While not a big deal in the U.S., the FIFA World Cup is huge just about everywhere else. ICOM, a network of independent ad agencies, reports that World Cup-related ads will account for around half of overall page space and ad time in several Western and emerging countries. The World Cup is beginning to rival the Olympics as a marketing vehicle, with over 32 billion viewers expected and corporate sponsorships exceeding a billion dollars. Major brands debuting Cup-related ads include Coca-Cola, Adidas, McDonald's and MasterCard.
How are the search engines exploiting the demand for information about the event? Google has unveiled a World Cup version of its logo, as well as a special World Cup module that can be added to a users web page that tracks scores and standings. Yahoo has a World Cup shortcut, and Ask has a Smart Answer service that shows flags for each team in the hunt for the Cup. MSN's home page points to a guide to the Cup done in association with Fox Sports. It should be no surprise that Yahoo and Google are the top sites referring traffic to the official FIFA World Cup site, with Yahoo delivering 17 percent of all traffic and Google 13 percent.
Marketers can exploit this traffic by buying World Cup-related search words.

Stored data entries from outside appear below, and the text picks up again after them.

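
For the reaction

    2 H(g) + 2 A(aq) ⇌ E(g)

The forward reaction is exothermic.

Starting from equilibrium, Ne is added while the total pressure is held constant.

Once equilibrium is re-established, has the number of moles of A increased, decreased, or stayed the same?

increases

Adding inert gas at constant total pressure expands the volume and lowers every reacting partial pressure. With Δn_gas = 1 − 2 = -1, Q moves away from K toward the side with fewer gas moles, so the system shifts toward the side with more gas moles — to the left.
The net shift is to the left. A is a reactant, so its amount increases.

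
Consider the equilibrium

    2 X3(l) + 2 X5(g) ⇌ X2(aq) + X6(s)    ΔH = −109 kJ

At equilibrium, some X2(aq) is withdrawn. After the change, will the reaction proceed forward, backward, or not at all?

Removing X2 (aq), a product, drives the reaction to the right.

right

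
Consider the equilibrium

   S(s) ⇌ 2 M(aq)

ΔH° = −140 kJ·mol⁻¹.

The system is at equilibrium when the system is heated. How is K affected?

K depends on temperature via the van 't Hoff relation. The forward reaction is exothermic, so raising T decreases K.

decreases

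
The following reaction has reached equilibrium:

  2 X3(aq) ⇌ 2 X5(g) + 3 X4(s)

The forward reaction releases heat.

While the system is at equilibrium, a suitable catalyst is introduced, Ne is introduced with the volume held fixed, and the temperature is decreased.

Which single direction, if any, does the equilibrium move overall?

right

A catalyst speeds both forward and reverse rates equally; it changes neither Q nor K — no shift from this change.
At constant volume, adding an inert gas leaves every reacting species' partial pressure unchanged, so Q is unchanged — no shift from this change.
The forward reaction is exothermic. Lowering T favours the exothermic direction — shift to the right.
Only the nonzero effect(s) matter; the net shift is to the right.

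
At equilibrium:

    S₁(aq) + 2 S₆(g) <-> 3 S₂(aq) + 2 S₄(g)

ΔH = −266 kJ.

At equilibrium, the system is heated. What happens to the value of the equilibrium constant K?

decreases

K depends on temperature via the van 't Hoff relation. The forward reaction is exothermic, so raising T decreases K.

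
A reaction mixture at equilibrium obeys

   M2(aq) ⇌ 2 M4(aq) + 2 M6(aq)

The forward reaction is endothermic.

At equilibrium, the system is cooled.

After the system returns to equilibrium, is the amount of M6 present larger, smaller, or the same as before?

decreases

The forward reaction is endothermic. Lowering T favours the exothermic direction — shift to the left.
The net shift is to the left. M6 is a product, so its amount decreases.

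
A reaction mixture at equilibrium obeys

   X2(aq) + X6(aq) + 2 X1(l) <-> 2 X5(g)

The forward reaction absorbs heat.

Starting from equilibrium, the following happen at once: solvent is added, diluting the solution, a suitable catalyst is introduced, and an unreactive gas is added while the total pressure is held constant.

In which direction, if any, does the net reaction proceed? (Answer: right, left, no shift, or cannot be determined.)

cannot be determined

Dilution lowers every aqueous concentration by the same factor. Δn_aq = 0 − 2 = -2, so the system shifts toward the side with more dissolved moles — to the left.
A catalyst speeds both forward and reverse rates equally; it changes neither Q nor K — no shift from this change.
Adding inert gas at constant total pressure expands the volume and lowers every reacting partial pressure. With Δn_gas = 2 − 0 = +2, Q moves away from K toward the side with fewer gas moles, so the system shifts toward the side with more gas moles — to the right.
The individual effects push in opposite directions; without quantitative information the net direction cannot be determined.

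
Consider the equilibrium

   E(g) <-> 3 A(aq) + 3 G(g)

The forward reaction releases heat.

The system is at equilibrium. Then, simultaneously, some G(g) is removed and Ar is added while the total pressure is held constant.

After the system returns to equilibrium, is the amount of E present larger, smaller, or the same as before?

Removing G (g), a product, drives the reaction to the right.
Adding inert gas at constant total pressure expands the volume and lowers every reacting partial pressure. With Δn_gas = 3 − 1 = +2, Q moves away from K toward the side with fewer gas moles, so the system shifts toward the side with more gas moles — to the right.
The net shift is to the right. E is a reactant, so its amount decreases.

decreases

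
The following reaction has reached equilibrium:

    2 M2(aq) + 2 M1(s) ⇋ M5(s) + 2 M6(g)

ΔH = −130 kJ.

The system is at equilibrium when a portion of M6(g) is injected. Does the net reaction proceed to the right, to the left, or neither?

left

Adding M6 (g), a product, drives the reaction to the left.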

Besides the event itself, searches have spiked on such stars as Ronaldinho, Steven Gerrard, Peter Crouch (known for his robot dance) and David Beckham. Even in the soccer-apathetic U.S., there was a surge of searches on Mia Hamm.
In particular, those targeting the Hispanic market would do well to recognize the power of the World Cup. While the U.S. overall ignores the Cup, the Hispanic segment is avidly interested. There are six Latin American teams in the tournament this year (Brazil, Argentina, Ecuador, Paraguay, Costa Rica and Mexico) to appeal to the huge fan base among the 42 million Hispanics in the U.S. Of course, if you plan to appeal to the fans of the World Cup, you might want to remember that to the rest of the world it's called "futbol," not soccer.